As our thoughts may be turning to the food we will be offering family and friends over the festive season, it is worth sparing a thought for those who will be providing it. Farming is a tough business, and those engaged in it have to be resilient in the face of powerful supermarkets which can drive down the price at which agricultural products are sold, and bad weather (of which we’ve had plenty this year) which makes it hard to grow or rear the product in the first place. To those hardships we can add Government policy. It is true that previous Governments have annoyed the farming community with their actions and inactions, but the recent Budget has provoked a level of anger I have not seen in almost 20 years of being an MP.

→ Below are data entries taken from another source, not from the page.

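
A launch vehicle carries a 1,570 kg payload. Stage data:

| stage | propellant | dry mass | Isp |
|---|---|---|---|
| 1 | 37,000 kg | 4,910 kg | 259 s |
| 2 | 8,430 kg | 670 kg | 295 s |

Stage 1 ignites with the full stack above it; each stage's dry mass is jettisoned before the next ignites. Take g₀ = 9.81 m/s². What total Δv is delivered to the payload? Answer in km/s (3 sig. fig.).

Δv ≈ 7.61 km/s

Ignition mass of stage 1 = 37,000+4,910 + 8,430+670 + 1,570 = 52,580 kg.
Stage 1: m₀ = 52,580 kg, m_f = 52,580 − 37,000 = 15,580 kg; Δv = 259×9.81×ln(3.375) = 2540.8×1.2163 ≈ 3090 m/s.
Stage 2: m₀ = 10,670 kg, m_f = 10,670 − 8,430 = 2,240 kg; Δv = 295×9.81×ln(4.763) = 2894.0×1.5610 ≈ 4517 m/s.
Total Δv = 3090 + 4517 = 7607 m/s.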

The Government has decided to apply inheritance tax to the passing of some family farms from one generation to the next, by removing tax reliefs which have been in place for decades and whose importance has been recognised by successive Governments. There is a vigorous debate about whether a small number of larger farms will be affected by the change (as the Government claims) or whether a larger proportion of farmers and more average-sized farms will find themselves caught by it (as many farmers and representative organisations fear), but decisions are already being made in the expectation that money will have to be saved to pay more tax – decisions to delay or cancel investments in new machinery or hire fewer workers. This will affect businesses that supply farmers as well as farmers themselves and, along with the increase in employers’ National Insurance, add to labour pressures in the sector. None of this is good for food prices or for the food security we should be increasingly concerned about.
What also upsets farmers is the assumption the Government seems to be making that farms worth a lot of money have a lot of money to spend on inheritance tax. They don’t. Farming businesses are often asset rich and cash poor. Even larger farms can operate on relatively low margins and will only be able to pay a big inheritance tax bill by selling land. That will mean less of the agricultural land in this country in the hands of family farmers. I think that’s a bad move. All the farming families I know care passionately about the quality of the food they produce and, for the livestock farmers among them, about the welfare of their animals. These are also high priorities for the British consumer. Planning to pass the farm to the next generation encourages the sort of long-term planning we want to see in the management of our farmland and the broader countryside in which they are set. We should also recognise that it is hard enough already to get younger people to come into farming and to stay there. The average age of UK farmers is 59, with 40% of them over 60. Making it harder to pass on family farms to younger members of the family who do want to farm it will make that problem worse.
Finally, the Government suggests this tax change is needed to stop non-farmers buying up agricultural land just for tax reasons. If that were the problem to be solved, it could be solved in a more targeted way. Why not limit the benefit of this tax relief to those who could prove continuous ownership of the farm by the family for a certain number of years, for example? In any case, owning land without farming it yourself is not necessarily a bad thing. Around two thirds of farmers working the land are renting at least some of that land, and renting farmland is, in particular, a way for younger people to get into the sector which, again, is something we need to encourage.
As Ebeneezer Scrooge demonstrated, Christmas is a good time to change your mind. The Government should change its mind on this tax change. I fear that if it doesn’t, there may be fewer family farms to provide our Christmas dinners in future years.